2/28/2010

seyr-ü sefa!

herkese günaydın biliyorum akşam olmak üzere ama bugün böyle olsun! misafirim vardı haftasonu, onu geçirdim sabahtan, sonra bir güzel uyumuşum sormayın (aklınız kalır kesin).. ancak kendime geldim!

sabah kahvemi yaptıııım (dumanı üstünde göreceğiniz gibi)!

yanında rulokatlarım (yeme de yanında yat)! hımmm! nefis nefis (oldum olası bayılırım bu ikiliye)!



başka... bugünlük başka bişi yok.. herşey yolunda...

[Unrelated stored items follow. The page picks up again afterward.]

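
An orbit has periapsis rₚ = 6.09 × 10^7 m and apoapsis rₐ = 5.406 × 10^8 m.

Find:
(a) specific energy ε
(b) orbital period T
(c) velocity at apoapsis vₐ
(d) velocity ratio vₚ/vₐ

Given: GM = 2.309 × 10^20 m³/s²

(a) With a = (rₚ + rₐ)/2 = 3.0075e+08 m, ε = −GM/(2a) = −2.309e+20/(2 · 3.0075e+08) J/kg ≈ -3.839e+11 J/kg
(b) With a = (rₚ + rₐ)/2 = 3.0075e+08 m, T = 2π √(a³/GM) = 2π √((3.0075e+08)³/2.309e+20) s ≈ 2157 s
(c) With a = (rₚ + rₐ)/2 = 3.0075e+08 m, vₐ = √(GM (2/rₐ − 1/a)) = √(2.309e+20 · (2/5.406e+08 − 1/3.0075e+08)) m/s ≈ 2.941e+05 m/s
(d) Conservation of angular momentum (rₚvₚ = rₐvₐ) gives vₚ/vₐ = rₐ/rₚ = 5.406e+08/6.09e+07 ≈ 8.877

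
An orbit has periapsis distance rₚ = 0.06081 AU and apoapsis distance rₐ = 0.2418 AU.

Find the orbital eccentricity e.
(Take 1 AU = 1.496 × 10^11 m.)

Convert to SI: rₚ = 0.06081 AU = 9.09718e+09 m; rₐ = 0.2418 AU = 3.61733e+10 m.
e = (rₐ − rₚ) / (rₐ + rₚ).
e = (3.61733e+10 − 9.09718e+09) / (3.61733e+10 + 9.09718e+09) = 2.70761e+10 / 4.52705e+10 ≈ 0.5981.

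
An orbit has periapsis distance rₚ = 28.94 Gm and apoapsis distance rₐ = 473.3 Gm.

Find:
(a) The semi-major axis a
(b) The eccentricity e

Convert to SI: rₚ = 28.94 Gm = 2.894e+10 m; rₐ = 473.3 Gm = 4.733e+11 m.
(a) a = (rₚ + rₐ) / 2 = (2.894e+10 + 4.733e+11) / 2 ≈ 2.511e+11 m = 251.1 Gm.
(b) e = (rₐ − rₚ) / (rₐ + rₚ) = (4.733e+11 − 2.894e+10) / (4.733e+11 + 2.894e+10) ≈ 0.8848.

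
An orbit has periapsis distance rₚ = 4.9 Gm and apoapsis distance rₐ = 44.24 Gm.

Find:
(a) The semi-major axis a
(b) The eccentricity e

Convert to SI: rₚ = 4.9 Gm = 4.9e+09 m; rₐ = 44.24 Gm = 4.424e+10 m.
(a) a = (rₚ + rₐ) / 2 = (4.9e+09 + 4.424e+10) / 2 ≈ 2.457e+10 m = 24.57 Gm.
(b) e = (rₐ − rₚ) / (rₐ + rₚ) = (4.424e+10 − 4.9e+09) / (4.424e+10 + 4.9e+09) ≈ 0.8006.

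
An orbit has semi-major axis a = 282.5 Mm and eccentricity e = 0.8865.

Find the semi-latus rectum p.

Convert to SI: a = 282.5 Mm = 2.825e+08 m.
p = a (1 − e²).
p = 2.825e+08 · (1 − (0.8865)²) = 2.825e+08 · 0.214118 ≈ 6.049e+07 m = 60.49 Mm.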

bi deee..bi kuzu var, benim pek tatlı arkadaşım, niyal kuzusu! niyal, kedi aşığıdır. biraz da tebessüme ihtiyacı var bu ara. ben de ona güzel bi hikaye bi de şarkı göndermeye karar verdim :)

........
"akşam, uzun süredir çapkınlık dönemleri yüzünden eve uğramayan mustafa ile van gogh adlı kedilerim çıkageldiler. kiziroğlu mustafa bey, macar ordusunda hafif süvari alayındandır. pelerin savurarak deliler gibi at koşturan o zarif adamlar, attan indiler mi nasıl birdenbire hantallaşırlar; mustafa da öyle hantaldır işte.
büyükdere'den aldığım iki kediden biri. kış ortasına bize yamanabildiğine göre yazlıkçıların beslediği bir kedi olsa gerek. böylelikle ermenice bildiğini varsayabiliriz. nörotik, tutarsız bir hayvandır ama sevmeyi bilmede üstüne yoktur. eski adamlar gibi saçları ortadan ayrılmıştır. sarıyer'li gülüver'le platoni bir aşk yaşıyorlar yıllardır. gülüver, köfteci emin'in beslediği kedilerden. biraz da o yüzden olacak, yalnız köfte ve istavrit yiyor, ciğere ağzını sürmüyor. tam bir hanımefendi. doğuştan siyam kedisi olmaya çalıştı uzun süre ama beceremedi, çünkü boynunda bilmediğim bir renkte -üstüne çamasır suyu dökülmüş de kalmış izlenimi uyandıran- bir leke var. nedim günsür'e sordum, o da böyle bir renk bilmiyor, "luvi" dedi çıktı işin içinden. "gülüver'e özgü" anlamında. gülüver, kesik-yeşil bakar, sevildi mi karnını açar. halk kökenlilerin çoğu gibi geçmişini anmak istemez. yağlı kıyma sevmemesi, öbür kedilerle aynı kağıttan yememesi bunu gösteriyor.
steak house'ta bir et yese, bu sorun çözümlenecek ama o leke yok mu? siyam kedisi olmadığını çok kötü ele veriyor.
çocuklar gülüver'e nilüfer diyorlar. mustafa'nın adını "müst" diye değiştirmeyi düşündük bir ara, kapıcımız mustafa efendi alınmasın diye, ama mustafa efendiye müst demeye başladık bu sefer, vazgeçtik. mustafa, romancı olsaydı, balzac olurdu. gülüver de charlotte bronte'msi romanlar yazardı pembe defterlere.
van gogh mu? o bir başka sefere. "
Tomris Uyar, "Sesler,Yüzler,Sokaklar/ Kedi Hikayeleri"

devam etmek isteyen?

bir süredir aklımdaydı.. ve bi türlü yazamadım..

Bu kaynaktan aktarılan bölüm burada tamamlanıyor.